The other day my daughters were playing together at home (harmoniously – which is a pretty rare occasion). Apart from ‘teacher-teacher’, one of their favourite role-plays is ‘mother-offspring’, with the elder Lil Cat enacting the ‘mother’ and the younger Copy Kitten being the impossibly obedient ‘daughter’.
Busy as I was in doing housework (you know, the usual stuff like folding washed clothes, dusting bookshelves, straightening the bedcover for the umpteenth time, etc,etc), one snatch of their dialogue was repeated so often that it caught my attention.

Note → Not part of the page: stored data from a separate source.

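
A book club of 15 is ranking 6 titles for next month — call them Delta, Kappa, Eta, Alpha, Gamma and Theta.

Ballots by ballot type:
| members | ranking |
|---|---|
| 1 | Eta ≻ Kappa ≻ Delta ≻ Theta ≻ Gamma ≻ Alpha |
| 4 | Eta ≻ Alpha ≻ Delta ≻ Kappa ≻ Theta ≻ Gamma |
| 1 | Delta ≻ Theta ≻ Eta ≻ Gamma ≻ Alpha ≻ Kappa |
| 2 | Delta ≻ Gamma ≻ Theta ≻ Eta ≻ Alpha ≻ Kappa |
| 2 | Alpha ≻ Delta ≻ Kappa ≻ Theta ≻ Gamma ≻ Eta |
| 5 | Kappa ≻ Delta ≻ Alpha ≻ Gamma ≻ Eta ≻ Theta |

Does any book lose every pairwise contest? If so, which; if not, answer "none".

none

Pairwise majorities:
Delta vs Kappa: Delta preferred on 4+1+2+2 = 9 ballots; Delta wins 9–6.
Delta vs Eta: 10 to 5, Delta.
Delta vs Alpha: 9 to 6, Delta.
Delta vs Gamma: Delta, 15–0.
Delta vs Theta: Delta, 15–0.
Kappa vs Eta: Kappa preferred on 2+5 = 7 ballots; Eta wins 8–7.
Kappa vs Alpha: Kappa is ranked higher on 1+5 = 6 ballots, Alpha on 9. Alpha wins 9–6.
Kappa vs Gamma: 1+4+2+5 = 12 for Kappa, 3 for Gamma — Kappa by 12–3.
Kappa vs Theta: Kappa preferred on 1+4+2+5 = 12 ballots; Kappa wins 12–3.
Eta vs Alpha: Eta is ranked higher on 1+4+1+2 = 8 ballots, Alpha on 7. Eta wins 8–7.
Eta vs Gamma: 6 to 9, Gamma.
Eta–Theta: Eta 10–5.
Alpha vs Gamma: 4+2+5 = 11 for Alpha, 4 for Gamma — Alpha by 11–4.
Alpha vs Theta: 11 to 4, Alpha.
Gamma–Theta: Theta 8–7.
Each book has at least one pairwise win (Delta beats Kappa; Kappa beats Gamma; Eta beats Kappa; Alpha beats Kappa; Gamma beats Eta; Theta beats Gamma) — no Condorcet loser.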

“Taratari, taratari, deri hoye jabey” (Hurry, hurry, you’ll be late). The Lil Cat would pretend to hold a glass of milk in front of the Copy Kitten and say this. When the Copy Kitten finished gulping down this imaginary glass of milk, the Lil Cat would pretend to button-up an imaginary school uniform, all the while repeating this sentence. Then she would give a hurried kiss to her pretend-daughter and, giving her a small push at her back, say again the same thing, while waving good-bye as the Copy-Kitten rushed to pick up her pretend-schoolbag and ran to catch her pretend-bus.
Then, within a few seconds, she would be back again from her pretend-school. And her pretend-mom, the Lil Cat, would start rushing and fussing all over again, undressing her sister, hurriedly feeding her some pretend-lunch and then urging her to go to sleep. All the while repeating like a mantra, “Taratari, taratari, deri hoye jabey” (Hurry, hurry, you’ll be late).
Feeling rather indignant, I asked them why they were hurrying through their game. In an exasperated way, they said, “But Ma, this is what you keep saying to us.”
“What? And what about the time when I read all those endless books with you and make you sit on the kitchen counter when we all bake cakes and cook noodles and stuff?” I accused, feeling hurt and absolutely horrified at this image of myself as a hurrying harridan, forever pushing my children from one task to another - wake up, get ready, have breakfast, go to school, have lunch, have nap, do homework/study, gulp down milk, go to play, have dinner, go to sleep.
“Oh, but that is only on Sundays and holidays. And we are playing Monday to Friday mummy-mummy now,” and they shooed me away.
So, am I like this only? Caught in a fast forward loop throughout the week, giving no time to stand and stare to either myself or my family. And then, pushing the pause button only on ‘Sundays and holidays’, to rest, relax and revel in the joys of family-life? Time to chill?